Dan Șucu, president of the Concordia Employers’ Confederation, a prominent industry body representing 20 key sectors and over 450,000 employees contributing 30% to national GDP, has reacted vehemently. In a statement, Șucu declared categorical opposition to the tax increases, deeming it “deeply unfair for the private sector to pay again for the irresponsibility of governments in recent years.” The Romanian Economic and Social Council (ESC) has also been vocal in its opposition to the fiscal package, asserting that it unfairly burdens the private sector.
However, the government maintains that the tax increases are crucial for restoring balance to the country’s economy. Authorities highlight that Romania lost nearly €1 billion in gambling taxes between 2019 and 2023, largely due to systemic regulatory failures at the National Gambling Office (ONJN). An audit reportedly accused the ONJN of operating with outdated IT systems, failing to monitor licensed entities, and not properly enforcing the 2% monthly tax on online gambling participation fees introduced in 2019.
ONJN Joins European Regulators’ Forum
In a separate, positive development for Romania’s regulatory landscape, the National Gambling Office (ONJN) has officially joined the Gambling Regulators’ European Forum (GREF).
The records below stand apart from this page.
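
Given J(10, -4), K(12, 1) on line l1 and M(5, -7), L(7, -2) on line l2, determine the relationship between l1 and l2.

Slope of line 1: m1 = (1 - -4)/(12 - 10) = 5/2 = 5/2
Slope of line 2: m2 = (-2 - -7)/(7 - 5) = 5/2 = 5/2
Two lines are parallel if and only if they have equal slopes (or both are vertical).
Here m1 = m2 = 5/2, confirming the lines are parallel.

Parallel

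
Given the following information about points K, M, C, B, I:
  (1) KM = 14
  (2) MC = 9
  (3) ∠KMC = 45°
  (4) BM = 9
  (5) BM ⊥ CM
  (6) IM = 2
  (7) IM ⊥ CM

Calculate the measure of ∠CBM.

Step 1: By the law of cosines on triangle BMC: BC² = 9² + 9² − 2·9·9·cos(90°) = 162, so BC = 9·√2.
Step 2: By the inverse law of cosines on triangle CBM: cos(∠CBM) = ((9·√2)² + 9² − 9²) / (2·9·√2·9) = 162/229.1 = 0.7071, so ∠CBM = 45°.

Therefore, the measure of angle ∠CBM = 45°.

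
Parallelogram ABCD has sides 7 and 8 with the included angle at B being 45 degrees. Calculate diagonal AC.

Using the law of cosines:
d^2 = 7^2 + 8^2 - 2(7)(8)cos(45 degrees)
d^2 = 49 + 64 - 112*sqrt(2)/2
d^2 = 113 - 56*sqrt(2)
d = sqrt(113 - 56*sqrt(2))

sqrt(113 - 56*sqrt(2))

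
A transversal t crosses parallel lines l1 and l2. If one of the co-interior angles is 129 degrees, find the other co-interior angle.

Co-interior angles sum to 180: 180 - 129 = 51 degrees.

51 degrees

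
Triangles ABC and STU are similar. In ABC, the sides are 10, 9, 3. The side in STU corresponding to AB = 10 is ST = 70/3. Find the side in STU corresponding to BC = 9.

Similar triangles have proportional sides. Setting up the proportion:
ST / AB = TU / BC
70/3 / 10 = TU / 9
TU = 9 * 70/3 / 10 = 21.

21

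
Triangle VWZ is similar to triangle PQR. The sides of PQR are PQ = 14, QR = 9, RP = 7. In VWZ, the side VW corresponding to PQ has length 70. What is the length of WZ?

k = 70/14 = 5. WZ = 5 * 9 = 45.

45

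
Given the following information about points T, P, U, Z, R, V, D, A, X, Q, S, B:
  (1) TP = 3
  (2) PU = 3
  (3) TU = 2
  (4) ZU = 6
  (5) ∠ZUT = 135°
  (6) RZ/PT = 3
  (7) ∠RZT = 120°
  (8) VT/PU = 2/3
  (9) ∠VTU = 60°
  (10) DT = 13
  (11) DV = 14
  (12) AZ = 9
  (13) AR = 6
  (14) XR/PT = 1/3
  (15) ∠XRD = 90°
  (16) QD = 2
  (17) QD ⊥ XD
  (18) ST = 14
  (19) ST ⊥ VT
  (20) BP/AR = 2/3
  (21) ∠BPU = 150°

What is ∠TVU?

From the given relations: VT = 2/3·PU = 2/3·3 = 2.
Step 1: By the law of cosines on triangle VTU: VU² = 2² + 2² − 2·2·2·cos(60°) = 4, so VU = 2.
Step 2: By the inverse law of cosines on triangle TVU: cos(∠TVU) = (2² + 2² − 2²) / (2·2·2) = 4/8 = 0.5, so ∠TVU = 60°.

Therefore, the measure of angle ∠TVU = 60°.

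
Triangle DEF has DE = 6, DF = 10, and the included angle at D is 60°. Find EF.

When two sides and the included angle are known, the law of cosines gives the third side.
c^2 = a^2 + b^2 - 2ab cos(C) generalizes the Pythagorean theorem to non-right triangles.
Here: EF^2 = 36 + 100 - 120*(1/2) = 76
EF = 2*sqrt(19)

2*sqrt(19)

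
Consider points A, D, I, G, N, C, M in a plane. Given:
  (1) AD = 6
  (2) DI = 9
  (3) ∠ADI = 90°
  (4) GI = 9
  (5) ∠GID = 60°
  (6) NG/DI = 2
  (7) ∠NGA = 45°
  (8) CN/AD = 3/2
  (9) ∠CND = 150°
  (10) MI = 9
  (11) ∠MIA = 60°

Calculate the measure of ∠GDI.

Step 1: By the law of cosines on triangle DIG: DG² = 9² + 9² − 2·9·9·cos(60°) = 81, so DG = 9.
Step 2: By the inverse law of cosines on triangle GDI: cos(∠GDI) = (9² + 9² − 9²) / (2·9·9) = 81/162 = 0.5, so ∠GDI = 60°.

Therefore, the measure of angle ∠GDI = 60°.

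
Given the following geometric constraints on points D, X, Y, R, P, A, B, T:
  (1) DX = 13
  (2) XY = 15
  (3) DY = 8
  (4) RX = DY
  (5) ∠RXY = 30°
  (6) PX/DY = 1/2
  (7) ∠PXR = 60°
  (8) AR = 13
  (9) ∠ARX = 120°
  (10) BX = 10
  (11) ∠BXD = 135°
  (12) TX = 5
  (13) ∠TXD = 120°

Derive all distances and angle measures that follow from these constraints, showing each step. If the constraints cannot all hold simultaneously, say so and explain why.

The constraints are consistent.

From the given relations:
  RX = DY = 8
  PX = 1/2·DY = 1/2·8 = 4

Step 1: From DX = 13, XB = 10, and ∠DXB = 135°, by the law of cosines:
  DB² = DX² + XB² - 2·DX·XB·cos(135°) = 169 + 100 + 183.8 = 452.8
  DB ≈ 21.28

Step 2: From DX = 13, XT = 5, and ∠DXT = 120°, by the law of cosines:
  DT² = DX² + XT² - 2·DX·XT·cos(120°) = 169 + 25 + 65 = 259
  DT ≈ 16.09

Step 3: From XR = 8, RA = 13, and ∠XRA = 120°, by the law of cosines:
  XA² = XR² + RA² - 2·XR·RA·cos(120°) = 64 + 169 + 104 = 337
  XA ≈ 18.36

Step 4: From YX = 15, XR = 8, and ∠YXR = 30°, by the law of cosines:
  YR² = YX² + XR² - 2·YX·XR·cos(30°) = 225 + 64 - 207.8 = 81.15
  YR ≈ 9.01

Step 5: From RX = 8, XP = 4, and ∠RXP = 60°, by the law of cosines:
  RP² = RX² + XP² - 2·RX·XP·cos(60°) = 64 + 16 - 32 = 48
  RP = 4·√3

Step 6: From DX = 13, DY = 8, XY = 15, by the inverse law of cosines:
  cos(∠XDY) = (DX² + DY² - XY²) / (2·DX·DY)
  ∠XDY = 87.8°

Step 7: From XD = 13, XY = 15, DY = 8, by the inverse law of cosines:
  cos(∠DXY) = (XD² + XY² - DY²) / (2·XD·XY)
  ∠DXY = 32.2°

Step 8: From YD = 8, YX = 15, DX = 13, by the inverse law of cosines:
  cos(∠DYX) = (YD² + YX² - DX²) / (2·YD·YX)
  ∠DYX = 60°

Step 9: From DB = 21.28, DX = 13, BX = 10, by the inverse law of cosines:
  cos(∠BDX) = (DB² + DX² - BX²) / (2·DB·DX)
  ∠BDX = 19.41°

Step 10: From DT = 16.09, DX = 13, TX = 5, by the inverse law of cosines:
  cos(∠TDX) = (DT² + DX² - TX²) / (2·DT·DX)
  ∠TDX = 15.61°

Step 11: From XA = 18.36, XR = 8, AR = 13, by the inverse law of cosines:
  cos(∠AXR) = (XA² + XR² - AR²) / (2·XA·XR)
  ∠AXR = 37.83°

Step 12: From YR = 9.01, YX = 15, RX = 8, by the inverse law of cosines:
  cos(∠RYX) = (YR² + YX² - RX²) / (2·YR·YX)
  ∠RYX = 26.36°

Step 13: From RP = 4·√3, RX = 8, PX = 4, by the inverse law of cosines:
  cos(∠PRX) = (RP² + RX² - PX²) / (2·RP·RX)
  ∠PRX = 30°

Step 14: From RX = 8, RY = 9.01, XY = 15, by the inverse law of cosines:
  cos(∠XRY) = (RX² + RY² - XY²) / (2·RX·RY)
  ∠XRY = 123.64°

Step 15: From PR = 4·√3, PX = 4, RX = 8, by the inverse law of cosines:
  cos(∠RPX) = (PR² + PX² - RX²) / (2·PR·PX)
  ∠RPX = 90°

Step 16: From AR = 13, AX = 18.36, RX = 8, by the inverse law of cosines:
  cos(∠RAX) = (AR² + AX² - RX²) / (2·AR·AX)
  ∠RAX = 22.17°

Step 17: From BD = 21.28, BX = 10, DX = 13, by the inverse law of cosines:
  cos(∠DBX) = (BD² + BX² - DX²) / (2·BD·BX)
  ∠DBX = 25.59°

Step 18: From TD = 16.09, TX = 5, DX = 13, by the inverse law of cosines:
  cos(∠DTX) = (TD² + TX² - DX²) / (2·TD·TX)
  ∠DTX = 44.39°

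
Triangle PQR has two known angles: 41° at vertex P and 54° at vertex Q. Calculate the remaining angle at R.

By the triangle angle sum property, the three interior angles of any triangle add up to 180°.
We know angle P = 41° and angle Q = 54°, so their sum is 95°.
Therefore angle R = 180° - 95° = 85°.

85 degrees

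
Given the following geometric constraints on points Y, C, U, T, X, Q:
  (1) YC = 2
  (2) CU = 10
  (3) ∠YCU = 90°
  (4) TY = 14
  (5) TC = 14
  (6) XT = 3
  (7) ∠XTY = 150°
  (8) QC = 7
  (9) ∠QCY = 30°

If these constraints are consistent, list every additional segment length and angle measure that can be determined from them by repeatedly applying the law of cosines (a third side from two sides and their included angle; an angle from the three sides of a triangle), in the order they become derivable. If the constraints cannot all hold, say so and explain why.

The constraints are consistent. Derivable facts, in order:
After 1 step:
- YQ ≈ 5.36
- YU = 2·√26
- YX ≈ 16.67
- ∠CTY = 8.19°
- ∠CYT = 85.9°
- ∠TCY = 85.9°
After 2 steps:
- ∠CQY = 10.75°
- ∠CUY = 11.31°
- ∠CYQ = 139.25°
- ∠CYU = 78.69°
- ∠TXY = 24.84°
- ∠TYX = 5.16°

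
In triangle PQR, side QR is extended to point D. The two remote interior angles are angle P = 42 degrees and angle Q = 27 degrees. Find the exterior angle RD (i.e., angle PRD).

By the exterior angle theorem, an exterior angle of a triangle equals the sum of the two remote interior angles.
Exterior angle = angle P + angle Q
Exterior angle = 42 + 27 = 69 degrees

69 degrees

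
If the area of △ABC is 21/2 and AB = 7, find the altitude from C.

Rearranging the area formula Area = (1/2) * base * height:
height = 2 * Area / base = 2 * 21/2 / 7 = 3.

3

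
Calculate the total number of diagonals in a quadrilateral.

Each of the 4 vertices connects to 1 non-adjacent vertices via diagonals.
Total connections = 4 × 1 = 4, but each diagonal is counted twice.
Number of diagonals = 4 / 2 = 2.

2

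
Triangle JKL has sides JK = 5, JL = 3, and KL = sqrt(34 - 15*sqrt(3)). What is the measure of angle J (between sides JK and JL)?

cos(J) = (5² + 3² - (sqrt(34 - 15*sqrt(3)))²) / (2 × 5 × 3) = sqrt(3)/2, so J = arccos(sqrt(3)/2) = 30°.

30°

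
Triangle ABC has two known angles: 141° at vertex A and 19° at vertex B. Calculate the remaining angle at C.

By the triangle angle sum property, the three interior angles of any triangle add up to 180°.
We know angle A = 141° and angle B = 19°, so their sum is 160°.
Therefore angle C = 180° - 160° = 20°.

20 degrees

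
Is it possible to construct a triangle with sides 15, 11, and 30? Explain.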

This accession brings GREF’s membership to 44 regulatory authorities, strengthening the European organisation’s collective expertise and capacity to address the evolving challenges of gambling regulation across the continent. This development signifies Romania’s commitment to international regulatory cooperation despite domestic tax policy debates.
The new gambling taxes in Romania underscore a clear government strategy to address fiscal deficits, but industry warnings suggest that the increased burden on both operators and players could inadvertently empower the black market and deter legitimate engagement, creating a challenging environment for the regulated sector.